The order of detention runs thus:
""Where I, J. N. Sahu, District Magistrate, Patna, am satisfied........that with a view to preventing him from acting in any manner prejudicial to the public safety and the maintenance of law and order, it is necessary to make an order that he be detained. Now, therefore, in exercise of the powers conferred by clause (b) of sub-rule (1) of rule 30 of the Defence of India Rules, 1962 read with Notification No. 180/CW........ I hereby direct that Dr. Ram Manohar Lohia be arrested and detained in the Central Jail, Hazaribagh, until further orders."
Now the point made by Dr. Lohia is that this order is not in terms of the rule under which it purports to have been made and, therefore, furnishes no legal justification for detention. The reason why it is said that the order is not in terms of the rule is that the rule does not justify the detention of a person to prevent him from acting in a manner prejudicial to the maintenance of law and order while the order directs detention for such purpose. It is admitted that the rule provides for an order of detention being made to prevent acts prejudicial to the maintenance of public order, but it is said that public order and law and order are not the same thing, and, therefore, though an order of detention to prevent acts prejudicial to public order might be justifiable, a similar order to prevent acts prejudicial to law and order would not be justified by the rule. It seems to me that this contention is well founded.
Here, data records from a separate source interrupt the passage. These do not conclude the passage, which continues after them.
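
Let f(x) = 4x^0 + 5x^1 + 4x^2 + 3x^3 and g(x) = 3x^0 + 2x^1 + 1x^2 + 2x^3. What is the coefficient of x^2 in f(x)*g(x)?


Cauchy product at x^2:
4*1 + 5*2 + 4*3
= 26

26


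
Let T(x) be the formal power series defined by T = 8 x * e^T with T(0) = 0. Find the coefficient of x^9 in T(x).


Apply the Lagrange inversion formula: if T = 8 x * phi(T) with phi(t) = e^t, then
[x^n] T = 8^n * (1/n) [t^(n-1)] phi(t)^n = 8^n * (1/n) [t^(n-1)] e^(n t) = 8^n * (1/n) * n^(n-1) / (n-1)! = 8^n * n^(n-1) / n!.
When c = 1 this is the Cayley count of rooted labeled trees on n vertices, divided by n!.
For n = 9: 8^9 * 9^8 / 9! = 134217728 * 43046721/362880 = 557256278016/35.

557256278016/35


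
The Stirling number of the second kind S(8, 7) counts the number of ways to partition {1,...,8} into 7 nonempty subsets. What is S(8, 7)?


Using the explicit formula S(n,k) = (1/k!) sum_{j=0}^{k} (-1)^(k-j) C(k,j) j^n:
S(8, 7) = 28
Equivalently, S(n,k) is n! times the coefficient of x^n in the EGF (e^x - 1)^k / k!.

28


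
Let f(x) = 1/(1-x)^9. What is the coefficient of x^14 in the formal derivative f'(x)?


Differentiate: d/dx [ 1/(1-x)^r ] = r / (1-x)^(r+1).
Here r = 9, so f'(x) = 9 / (1-x)^10.
The expansion of 1/(1-x)^(r+1) has coefficient of x^n equal to C(n+r, r).
So the coefficient of x^14 in f'(x) is
9 * C(23, 9) = 9 * 817190 = 7354710

7354710


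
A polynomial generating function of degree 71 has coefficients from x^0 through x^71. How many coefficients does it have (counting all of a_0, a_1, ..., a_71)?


A polynomial of degree 71 takes the form a_0 + a_1 x + ... + a_71 x^71.
The number of coefficients is 71 + 1 = 72.

72


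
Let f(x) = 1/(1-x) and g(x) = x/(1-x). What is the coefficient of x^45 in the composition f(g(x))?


First simplify the composition: f(g(x)) = 1/(1 - x/(1-x)) = (1-x)/((1-x) - x) = (1-x)/(1-2x).
Now extract the coefficient. Write (1-x)/(1-2x) = 1/(1-2x) - x/(1-2x).
The coefficient of x^n in 1/(1-2x) is 2^n, and in x/(1-2x) is 2^(n-1) (for n >= 1).
So the coefficient of x^45 is 2^45 - 2^44 = 35184372088832 - 17592186044416 = 17592186044416.

17592186044416


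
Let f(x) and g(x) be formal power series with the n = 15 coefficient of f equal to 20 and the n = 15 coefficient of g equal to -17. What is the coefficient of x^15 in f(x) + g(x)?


Addition of formal power series is termwise.
The coefficient of x^15 in f + g = 20 + -17
= 3

3


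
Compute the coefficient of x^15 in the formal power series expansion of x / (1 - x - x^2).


Let f(x) = sum_{k>=0} a_k x^k. Multiplying f(x) * (1 - x - x^2) = x and matching coefficients gives a_0 = 0, a_1 = 1, and a_k = a_{k-1} + a_{k-2} for k >= 2. These are the Fibonacci numbers F_k.
Iterating from F_0 = 0, F_1 = 1:
F_0=0, F_1=1, F_2=1, F_3=2, F_4=3, F_5=5, F_6=8, F_7=13, F_8=21, F_9=34, ...
F_15 = 610.

610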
(2.)Before proceeding to state my reasons for this view, I have to dispose of an argument in bar advanced by the respondent State. That argument is that the petitioner has, in view of a certain order of the President to which I will presently refer, no right to move the Court under Article 32 for his release. It is said that we cannot, therefore, hear Dr. Lohia's application at all. To appreciate this contention, certain facts have to be stated and I proceed to do so at once.
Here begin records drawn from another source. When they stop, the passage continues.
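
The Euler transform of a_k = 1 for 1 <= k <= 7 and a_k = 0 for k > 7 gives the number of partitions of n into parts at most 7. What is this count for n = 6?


Partitions of 6 into parts at most 7:
Using generating function (1-x)^(-1)(1-x^2)^(-1)...(1-x^7)^(-1),
the coefficient of x^6 = 11

11


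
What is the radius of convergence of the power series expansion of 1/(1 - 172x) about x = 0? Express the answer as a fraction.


Expanding 1/(1 - 172x) = sum_{k>=0} 172^k x^k, the series converges when |172x| < 1, i.e., |x| < 1/172.
So the radius of convergence is 1/172 = 1/172.

1/172


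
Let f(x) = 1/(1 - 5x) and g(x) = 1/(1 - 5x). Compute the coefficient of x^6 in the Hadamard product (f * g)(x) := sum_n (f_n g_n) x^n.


f has coefficients f_k = 5^k and g has coefficients g_k = 5^k, so the Hadamard product has coefficient (f*g)_k = 5^k * 5^k = 25^k.
For k = 6: 25^6 = 244140625.

244140625


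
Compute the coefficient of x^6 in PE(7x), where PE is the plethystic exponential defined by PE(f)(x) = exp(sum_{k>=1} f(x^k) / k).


With f(x) = 7x, the exponent is sum_{k>=1} 7 x^k / k = 7 * (-ln(1 - x)). Exponentiating:
PE(7x) = exp(-7 ln(1 - x)) = 1/(1 - x)^7.
By the negative binomial expansion, [x^n] 1/(1 - x)^7 = C(n + 6, 6).
For n = 6: C(12, 6) = 924.

924


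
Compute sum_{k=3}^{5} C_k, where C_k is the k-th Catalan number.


C_3 through C_5: 5, 14, 42
Sum = 5 + 14 + 42
= 61

61


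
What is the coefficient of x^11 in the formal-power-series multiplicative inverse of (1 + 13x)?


The inverse is 1/(1 + 13x). Apply the geometric identity 1/(1 - y) = sum_{k>=0} y^k with y = -13x:
1/(1 + 13x) = sum_{k>=0} (-13)^k x^k.
So the coefficient of x^11 is (-13)^11 = -1792160394037.

-1792160394037


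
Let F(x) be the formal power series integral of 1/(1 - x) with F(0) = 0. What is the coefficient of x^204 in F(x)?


1/(1 - x) = sum_{k>=0} x^k. Integrating termwise and using F(0) = 0 gives
F(x) = sum_{k>=0} x^(k+1) / (k+1) = sum_{m>=1} x^m / m = -ln(1 - x).
So the coefficient of x^204 is 1/204 = 1/204.

1/204


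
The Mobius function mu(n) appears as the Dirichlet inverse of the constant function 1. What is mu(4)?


4 has a squared prime factor, so mu(4) = 0.
Factorization reveals a repeated prime.

0


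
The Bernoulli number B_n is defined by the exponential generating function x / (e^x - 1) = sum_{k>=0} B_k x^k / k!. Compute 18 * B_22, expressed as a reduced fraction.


Bernoulli numbers can also be computed recursively via B_0 = 1 and sum_{j=0}^{m} C(m+1, j) B_j = 0 for m >= 1. Odd-index Bernoulli numbers vanish for k >= 3.
Computing B_22 = 854513/138, so 18 * B_22 = 18 * 854513/138 = 2563539/23.

2563539/23


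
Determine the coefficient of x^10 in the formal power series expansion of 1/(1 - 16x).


The geometric series identity gives 1/(1 - c x) = sum_{k>=0} c^k x^k, so the coefficient of x^k is c^k.
Here c = 16 and k = 10.
Computing: 16^10 = 1099511627776

1099511627776


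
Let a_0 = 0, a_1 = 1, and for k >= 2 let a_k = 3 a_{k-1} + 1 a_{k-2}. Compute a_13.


Iterating the recurrence forward:
a_0 = 0
a_1 = 1
a_2 = 3*1 + 1*0 = 3
a_3 = 3*3 + 1*1 = 10
a_4 = 3*10 + 1*3 = 33
a_5 = 3*33 + 1*10 = 109
a_6 = 3*109 + 1*33 = 360
a_7 = 3*360 + 1*109 = 1189
a_8 = 3*1189 + 1*360 = 3927
a_9 = 3*3927 + 1*1189 = 12970
a_10 = 3*12970 + 1*3927 = 42837
a_11 = 3*42837 + 1*12970 = 141481
a_12 = 3*141481 + 1*42837 = 467280
a_13 = 3*467280 + 1*141481 = 1543321
So a_13 = 1543321.

1543321


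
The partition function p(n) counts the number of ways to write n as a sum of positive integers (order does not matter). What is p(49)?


Using the generating function prod_{k>=1} 1/(1-x^k), we compute p(49).
By dynamic programming over parts 1 through 49:
p(49) = 173525

173525


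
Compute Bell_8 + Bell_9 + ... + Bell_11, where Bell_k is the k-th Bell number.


Recall Bell_k counts set partitions of a k-set (with Bell_0 = 1 by convention).
Bell_8 through Bell_11: 4140, 21147, 115975, 678570
Sum = 4140 + 21147 + 115975 + 678570 = 819832.

819832


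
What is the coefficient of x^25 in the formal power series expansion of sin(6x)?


The Maclaurin series is sin(t) = sum_{k>=0} (-1)^k t^(2k+1) / (2k+1)!, so substituting t = 6x, only odd powers of x are nonzero, with coefficient of x^(2k+1) equal to (-1)^k 6^(2k+1) / (2k+1)!.
Write 25 = 2*12 + 1, giving the coefficient (-1)^12 * 6^25 / 25! = 28430288029929701376/15511210043330985984000000 = 114791256/62628675484375.

114791256/62628675484375


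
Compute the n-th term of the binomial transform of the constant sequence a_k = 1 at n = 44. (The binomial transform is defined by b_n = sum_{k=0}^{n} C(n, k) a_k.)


With a_k = 1 for all k, b_n = sum_{k=0}^{n} C(n, k) = 2^n by the binomial theorem.
For n = 44: 2^44 = 17592186044416.

17592186044416


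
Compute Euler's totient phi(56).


phi(n) counts integers in [1, n] coprime to n. Using the multiplicative formula phi(n) = n * prod_{p | n} (1 - 1/p):
56 = 2^3 * 7, so
phi(56) = 56 * (1 - 1/2) * (1 - 1/7) = 24.

24


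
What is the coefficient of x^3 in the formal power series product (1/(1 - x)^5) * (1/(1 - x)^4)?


Combine the factors: (1/(1 - x)^5) * (1/(1 - x)^4) = 1/(1 - x)^9.
Then use 1/(1 - x)^r = sum_{k>=0} C(k + r - 1, r - 1) x^k with r = 9 and k = 3:
C(11, 8) = 165.

165


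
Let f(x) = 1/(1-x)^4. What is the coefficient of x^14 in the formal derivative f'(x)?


Differentiate: d/dx [ 1/(1-x)^r ] = r / (1-x)^(r+1).
Here r = 4, so f'(x) = 4 / (1-x)^5.
The expansion of 1/(1-x)^(r+1) has coefficient of x^n equal to C(n+r, r).
So the coefficient of x^14 in f'(x) is
4 * C(18, 4) = 4 * 3060 = 12240

12240


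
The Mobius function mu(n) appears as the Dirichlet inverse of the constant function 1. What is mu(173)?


173 = 173 (all distinct primes).
mu(173) = (-1)^1 = -1

-1


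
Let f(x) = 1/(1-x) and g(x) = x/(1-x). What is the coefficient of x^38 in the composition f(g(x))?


First simplify the composition: f(g(x)) = 1/(1 - x/(1-x)) = (1-x)/((1-x) - x) = (1-x)/(1-2x).
Now extract the coefficient. Write (1-x)/(1-2x) = 1/(1-2x) - x/(1-2x).
The coefficient of x^n in 1/(1-2x) is 2^n, and in x/(1-2x) is 2^(n-1) (for n >= 1).
So the coefficient of x^38 is 2^38 - 2^37 = 274877906944 - 137438953472 = 137438953472.

137438953472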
(3.)Article 352 of the Constitution gives the President of India a power to declare by Proclamation that a grave emergency exists whereby the security of India is threatened inter alia by external aggression. On October 26, 1962, the President issued a Proclamation under this article that such an emergency existed. This presumably was done in view of China's attack on the north eastern frontiers of India in September 1962. On the same day as the Proclamation was made, the President passed the Defence of India Ordinance and Rules were then made thereunder on November 5, 1962. The Ordinance was later, on December 12, 1962, replaced by the Defence of India Act, 1962 which however continued in force the rules made under the Ordinance. On November 3, 1962, the President made an order under Article 359 (1) which he was entitled to do, declaring "that the right of any person to move any Court for the enforcement of the rights conferred by Article 21 and Article 22 of the Constitution shall remain suspended for the period during which the Proclamation is in force, if such person has been deprived of any such rights under the Defence of India Ordinance, 1962 or any rule or order made thereunder." There is no doubt that the reference in this Order to the "Defence of India Ordinance, 1962" must after that Ordinance was replaced by the Act as earlier stated, be understood as a reference to the Act: See Mohan Chowdhury v. Chief Commr. Tripura, AIR 1964 SC 173. I should now state that the Proclamation is still in force.